Saturday, June 30, 2007
I plan to have a post in the next day or two discussing what I am doing to get myself in the right frame of mind for trading. You might find it interesting. I know I am interested to see if it helps.
The real question about the markets right now is: Are the markets forming a double top or a double bottom? I may stand aside and watch the action until a clearer picture develops.
Saturday, June 23, 2007
There are all weekly charts.
The first one is #19 in the IBD 100, HURN.
The next one is #26, RIMM:
The last one is #49 in the IBD 100, MTW:
I didn’t have a good week trading and finished down for the week. In my last post, I lamented about not swing trading this market, and the opportunities I have missed. Well, I decided to make a couple of swing trades this week; the results weren’t good.The first swing trade was RSH, which I bought on a breakout on Monday. I have been watching this one for awhile. I was up at the close on Monday, but I could see it selling off after hours. They sold off due to a disappointing report by Best Buy. I cut it loose on Tuesday for a painful loss.
I also tried a swing trade in CROX, a Zanger pick. I entered a swing trade on Wednesday morning at $46.23, using a loose volatility stop. It moved up over $1, and I considered taking profits, but didn’t. The stock then sold off with the rest of the market on Thursday, and I capitulated, selling near the low of the day. You can guess what the stock did on Friday. Yep, it rallied.
I was also stopped out of QQQQ after I moved my stop up to secure $1 gain, but it didnt cover my losses.
In hindsight, I chose to swing trade at a bad time. The market was a little overbought going into the week, and volatility has been increasing. I did learn something else, and that is that I don't have the stomach for losses. I like to take a quick profit and end the day in cash. This is not how millions are made, but it does suit me best.
By the way, here are some interesting statistics regarding the markets performance in pre-election years, which I read at the free weekend newsletter over at Amateur-Investor.net:
For those that have been long time readers of this newsletter you know that since 1943 the Dow has always had a positive return the year prior to a Presidential Election Year….For those years prior to a Presidential Election Year the 1st and 2nd Quarters have typically performed the best on average while the 3rd and 4th Quarters haven't performed nearly as well. If this trend continues in 2007 then the Dow's performance in the 3rd and 4th Quarters may not be as good as what we have seen in the 2nd Quarter which is currently up 8%.
Monday, June 18, 2007
I day traded this baby for a small gain last week. Am I kicking myself for not swing trading it? Yes. Am I kicking myself for not swing trading much at all this summer? Yes too. I know I am not the only one. I really didn't expect stocks to be so strong this summer.
By the way, this stock along with CF which has also broke out strong, were both Zanger picks.
I'm not sure if I'll suddenly start swing trading now, but there are definitely leaders in this market.
Sunday, June 17, 2007
(These are weekly charts)
#25 in the IBD 100 is RIMM.
The other is #55, CRDN.
Thursday, June 14, 2007
I am still in QQQQ, even though my target has been hit.
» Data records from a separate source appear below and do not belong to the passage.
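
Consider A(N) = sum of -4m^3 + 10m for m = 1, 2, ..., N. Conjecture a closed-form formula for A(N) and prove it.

We claim A(N) = -N(N + 1)(N^2 + N - 5) for all N ≥ 1.
For the base case N = 1: A(1) = 6, and the closed form gives 6. They agree.
Inductive step: assume the claim holds for N = m, so A(m) = m(-m^3 - 2m^2 + 4m + 5).
Then A(m+1) = A(m) + (10m - 4(m + 1)^3 + 10) = (m(-m^3 - 2m^2 + 4m + 5)) + (10m - 4(m + 1)^3 + 10).
Simplifying, A(m+1) = -(m + 1)(m + 2)(m^2 + 3m - 3) = -(m+1)((m+1) + 1)((m+1)^2 + (m+1) - 5),
which is the closed form with N = m+1.
This completes the induction.

A(N) = -N(N + 1)(N^2 + N - 5)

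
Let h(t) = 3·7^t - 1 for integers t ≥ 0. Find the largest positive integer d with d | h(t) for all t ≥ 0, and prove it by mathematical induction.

Computing the first values: h(0) = 2 and h(1) = 20; gcd(2, 20) = 2, so d ≤ 2.
We prove 2 | 3·7^t - 1 for all t ≥ 0 by induction on t.
For the base case t = 0: h(0) = 2 = 2·(1), so 2 | h(0).
Inductive step: suppose the statement holds for some p ≥ 0, i.e. 2 | h(p). Then
h(p+1) = 3·7^(p+1) - 1 = 7·(3·7^p - 1) + 6 = 7·h(p) + 6. The first term is divisible by 2 by the inductive hypothesis, and 6 is divisible by 2. Hence 2 | h(p+1).
By induction, the statement is established for all t ≥ 0.
Therefore the largest such d is 2.

d = 2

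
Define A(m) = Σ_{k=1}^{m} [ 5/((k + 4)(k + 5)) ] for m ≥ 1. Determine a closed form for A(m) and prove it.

We claim A(m) = m/(m + 5) for all m ≥ 1.
Base case (m = 1): A(1) = 1/6, and the closed form gives 1/6. They agree.
For the inductive step, assume it holds for an arbitrary k ≥ 1, so A(k) = k/(k + 5).
Then A(k+1) = A(k) + (5/((k + 5)(k + 6))) = (k/(k + 5)) + (5/((k + 5)(k + 6))).
Simplifying, A(k+1) = (k + 1)/(k + 6) = (k+1)/((k+1) + 5),
which is the closed form with m = k+1.
This completes the induction.

A(m) = m/(m + 5)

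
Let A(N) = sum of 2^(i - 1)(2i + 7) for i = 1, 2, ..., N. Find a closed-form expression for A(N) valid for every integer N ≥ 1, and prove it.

A(N) = 2^N(2N + 5) - 5

We claim A(N) = 2^N(2N + 5) - 5 for all N ≥ 1.
When N = 1: A(1) = 9, and the closed form gives 9. They agree.
For the inductive step, assume it holds for an arbitrary i ≥ 1, so A(i) = 2^i(2i + 5) - 5.
Then A(i+1) = A(i) + (2^i(2i + 9)) = (2^i(2i + 5) - 5) + (2^i(2i + 9)).
Simplifying, A(i+1) = 4·2^i·i + 14·2^i - 5 = 2^(i+1)(2(i+1) + 5) - 5,
which is the closed form with N = i+1.
This completes the induction.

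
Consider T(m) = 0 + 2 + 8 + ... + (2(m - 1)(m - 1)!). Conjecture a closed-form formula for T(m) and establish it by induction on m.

T(m) = 2m! - 2

We claim T(m) = 2m! - 2 for all m ≥ 1.
For the base case m = 1: T(1) = 0, and the closed form gives 0. They agree.
Inductive step: suppose the statement holds for some i ≥ 1, so T(i) = 2i! - 2.
Then T(i+1) = T(i) + (2i·i!) = (2i! - 2) + (2i·i!).
Simplifying, T(i+1) = 2(i+1)! - 2,
which is the closed form with m = i+1.
Hence, by induction on m, the claim holds for every m ≥ 1.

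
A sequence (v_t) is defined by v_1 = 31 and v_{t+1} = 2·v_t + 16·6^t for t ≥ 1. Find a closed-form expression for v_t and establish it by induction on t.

v_t = 7·2^(t - 1) + 4·6^t

Computing the first terms: v_1 = 31, v_2 = 158, v_3 = 892. This suggests v_t = 7·2^(t - 1) + 4·6^t.
Base step (t = 1): the formula gives 31 = 31 = v_1.
Suppose the result is true for t = r, so v_r = 7·2^(r - 1) + 4·6^r.
Then v_{r+1} = 2·v_r + 16·6^r = 2·(7·2^(r - 1) + 4·6^r) + 16·6^r = 7·2^r + 4·6^(r + 1) = 7·2^((r+1) - 1) + 4·6^(r+1),
which is the claimed formula at t = r+1.
This completes the induction.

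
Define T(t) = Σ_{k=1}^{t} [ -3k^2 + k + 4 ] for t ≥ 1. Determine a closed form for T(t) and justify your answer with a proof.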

I may let it ride.
I have been hesitant to swing trade going into the summer, but this bull can’t be stopped. With month end and quarter end approaching, we could go higher. It seems all a person needs to know is this: When the market pulls back in a bull market, it's a buying opportunity. When the market pulls back in a bear market, it's a selling opportunity. Booyah!
Tuesday, June 12, 2007
I'm still in my QQQQ position, since my target wasn't hit, but it isn't looking good right now. I may have to cut it loose early while I have a proft. Good luck out there.
Sunday, June 10, 2007
I plan to have a post every weekend that reveals the IBD 100 stocks that are highlighted as being near their buy point in the Monday edition of IBD, but there were no selections in this week's edition.
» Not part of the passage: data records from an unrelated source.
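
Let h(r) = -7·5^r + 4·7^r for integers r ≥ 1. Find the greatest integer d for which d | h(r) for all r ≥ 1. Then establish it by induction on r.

Computing the first values: h(1) = -7 and h(2) = 21; gcd(-7, 21) = 7, so d ≤ 7.
We prove 7 | -7·5^r + 4·7^r for all r ≥ 1 by induction on r.
When r = 1: h(1) = -7 = 7·(-1), so 7 | h(1).
Inductive step: suppose the statement holds for some k ≥ 1, i.e. 7 | h(k). Then
h(k+1) − 7·h(k) = (-7·5^(k+1) + 4·7^(k+1)) − 7·(-7·5^k + 4·7^k) = (-7)·5^k·(5 − 7) = (14)·5^k. Since 7 | h(k) by the inductive hypothesis, 7 | 7·h(k); and 7 | 14 since 14 = 7·2. Therefore 7 | h(k+1).
Hence, by induction on r, the claim holds for every r ≥ 1.
Therefore the largest such d is 7.

d = 7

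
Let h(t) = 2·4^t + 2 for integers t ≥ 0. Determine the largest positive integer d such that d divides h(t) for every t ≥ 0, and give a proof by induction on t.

Computing the first values: h(0) = 4 and h(1) = 10; gcd(4, 10) = 2, so d ≤ 2.
We prove 2 | 2·4^t + 2 for all t ≥ 0 by induction on t.
Base step (t = 0): h(0) = 4 = 2·(2), so 2 | h(0).
Inductive step: assume the claim holds for t = k, i.e. 2 | h(k). Then
h(k+1) = 2·4^(k+1) + 2 = 4·(2·4^k + 2) - 6 = 4·h(k) - 6. The first term is divisible by 2 by the inductive hypothesis, and -6 is divisible by 2. Hence 2 | h(k+1).
This completes the induction.
Therefore the largest such d is 2.

d = 2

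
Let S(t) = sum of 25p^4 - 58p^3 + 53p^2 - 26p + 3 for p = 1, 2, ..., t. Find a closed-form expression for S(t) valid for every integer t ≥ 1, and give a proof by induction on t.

S(t) = t(5t^4 - 2t^3 - 3t^2 - t - 2)

We claim S(t) = t(5t^4 - 2t^3 - 3t^2 - t - 2) for all t ≥ 1.
For the base case t = 1: S(1) = -3, and the closed form gives -3. They agree.
Suppose the result is true for t = p, so S(p) = p(5p^4 - 2p^3 - 3p^2 - p - 2).
Then S(p+1) = S(p) + (25p^4 + 42p^3 + 29p^2 + 6p - 3) = (p(5p^4 - 2p^3 - 3p^2 - p - 2)) + (25p^4 + 42p^3 + 29p^2 + 6p - 3).
Simplifying, S(p+1) = (p + 1)(5p^4 + 18p^3 + 21p^2 + 7p - 3) = (p+1)(5(p+1)^4 - 2(p+1)^3 - 3(p+1)^2 - (p+1) - 2),
which is the closed form with t = p+1.
Hence, by induction on t, the claim holds for every t ≥ 1.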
The market did bounce on Friday as I predicted in my last post, but I think nearly everyone knew that was coming. I took a position in QQQQ during its first pullback on Friday morning, which I am still holding; looking to make $1 or $2. I passed on what would have been a great dummy trade in MA on Friday. For the coming week, I am still considering a swing in GOOG. Also considering RIMM, which held up fairly well last week.
I have read some good cases for a move higher in the markets, and good cases made for a move lower. The market tends to humble the majority, so let’s see if a consensus forms this week. It should be an interesting week; good luck.
Friday, June 8, 2007
The momentum in the markets appears to to the downside. However, the market is now oversold and the indexes are approaching their 50-Day MA’s. We could get an oversold bounce.
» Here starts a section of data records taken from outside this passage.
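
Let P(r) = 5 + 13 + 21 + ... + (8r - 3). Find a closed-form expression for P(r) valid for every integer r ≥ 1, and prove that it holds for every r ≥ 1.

We claim P(r) = r(4r + 1) for all r ≥ 1.
When r = 1: P(1) = 5, and the closed form gives 5. They agree.
Inductive step: assume the claim holds for r = i, so P(i) = i(4i + 1).
Then P(i+1) = P(i) + (8i + 5) = (i(4i + 1)) + (8i + 5).
Simplifying, P(i+1) = (i + 1)(4i + 5) = (i+1)(4(i+1) + 1),
which is the closed form with r = i+1.
By the principle of mathematical induction, the result holds for all r ≥ 1.

P(r) = r(4r + 1)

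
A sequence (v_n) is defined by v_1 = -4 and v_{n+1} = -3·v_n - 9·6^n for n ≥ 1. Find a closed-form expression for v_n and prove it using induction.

v_n = 2(-3)^(n - 1) - 6^n

Computing the first terms: v_1 = -4, v_2 = -42, v_3 = -198. This suggests v_n = 2(-3)^(n - 1) - 6^n.
Base case (n = 1): the formula gives -4 = -4 = v_1.
Inductive step: assume the claim holds for n = i, so v_i = 2(-3)^(i - 1) - 6^i.
Then v_{i+1} = -3·v_i - 9·6^i = -3·(2(-3)^(i - 1) - 6^i) - 9·6^i = 2(-3)^i - 6^(i + 1) = 2(-3)^((i+1) - 1) - 6^(i+1),
which is the claimed formula at n = i+1.
By induction, the statement is established for all n ≥ 1.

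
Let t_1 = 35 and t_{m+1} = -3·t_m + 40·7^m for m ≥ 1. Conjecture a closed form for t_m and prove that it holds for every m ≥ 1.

t_m = 7(-3)^(m - 1) + 4·7^m

Computing the first terms: t_1 = 35, t_2 = 175, t_3 = 1435. This suggests t_m = 7(-3)^(m - 1) + 4·7^m.
Base step (m = 1): the formula gives 35 = 35 = t_1.
Suppose the result is true for m = r, so t_r = 7(-3)^(r - 1) + 4·7^r.
Then t_{r+1} = -3·t_r + 40·7^r = -3·(7(-3)^(r - 1) + 4·7^r) + 40·7^r = 7(-3)^r + 4·7^(r + 1) = 7(-3)^((r+1) - 1) + 4·7^(r+1),
which is the claimed formula at m = r+1.
Hence, by induction on m, the claim holds for every m ≥ 1.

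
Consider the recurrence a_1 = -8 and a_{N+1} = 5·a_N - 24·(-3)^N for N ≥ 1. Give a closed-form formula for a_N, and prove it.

a_N = -(-3)^(N + 1) + 5^(N - 1)

Computing the first terms: a_1 = -8, a_2 = 32, a_3 = -56. This suggests a_N = -(-3)^(N + 1) + 5^(N - 1).
For the base case N = 1: the formula gives -8 = -8 = a_1.
Suppose the result is true for N = r, so a_r = -(-3)^(r + 1) + 5^(r - 1).
Then a_{r+1} = 5·a_r - 24·(-3)^r = 5·(-(-3)^(r + 1) + 5^(r - 1)) - 24·(-3)^r = -(-3)^(r + 2) + 5^r = -(-3)^((r+1) + 1) + 5^((r+1) - 1),
which is the claimed formula at N = r+1.
By the principle of mathematical induction, the result holds for all N ≥ 1.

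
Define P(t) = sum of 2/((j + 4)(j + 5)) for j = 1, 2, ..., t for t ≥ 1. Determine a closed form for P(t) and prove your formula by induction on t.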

Anyway, my plan at the moment is to catch an oversold bounce in the markets, then go short. Of course, this "plan" is subject to change at any moment.
Tuesday, June 5, 2007
I passed on a GOOG swing trade, which was highlighted in the Zanger Report newsletter last night. It broke out and hit an all time high, finishing strong. I may look to buy pullbacks in this stock for a swing trade.
While traveling last week, I re-read some of The New Market Wizards by Jack Schwager. If you are not familiar with this book, Schwager interviews a number of very successful traders, and asks them to share their insights and methods. Towards the end of the book, Schwager lists some principles that nearly all of these successful traders have. I found this one interesting, as it is something I have been thinking of lately as I develop a trading method suited for my own personality and schedule.
Match the Trading Method To Your Personality
It is critical to choose a method that is consistent with or own personality and comfort level. If you cant stand to give back significant profits, then a long-term trend-following approach – even a very good one – will be a disaster, because you will never be able to follow it. If you don’t want to watch the quote screen all day (or can’t), don’t try a day-trading method. If you can’t stand the emotional strain of making trading decisions, then try to develop a mechanical system for trading the markets. The approach you use must be right for you; it must feel comfortable.
If you haven’t read this book, I highly recommend it.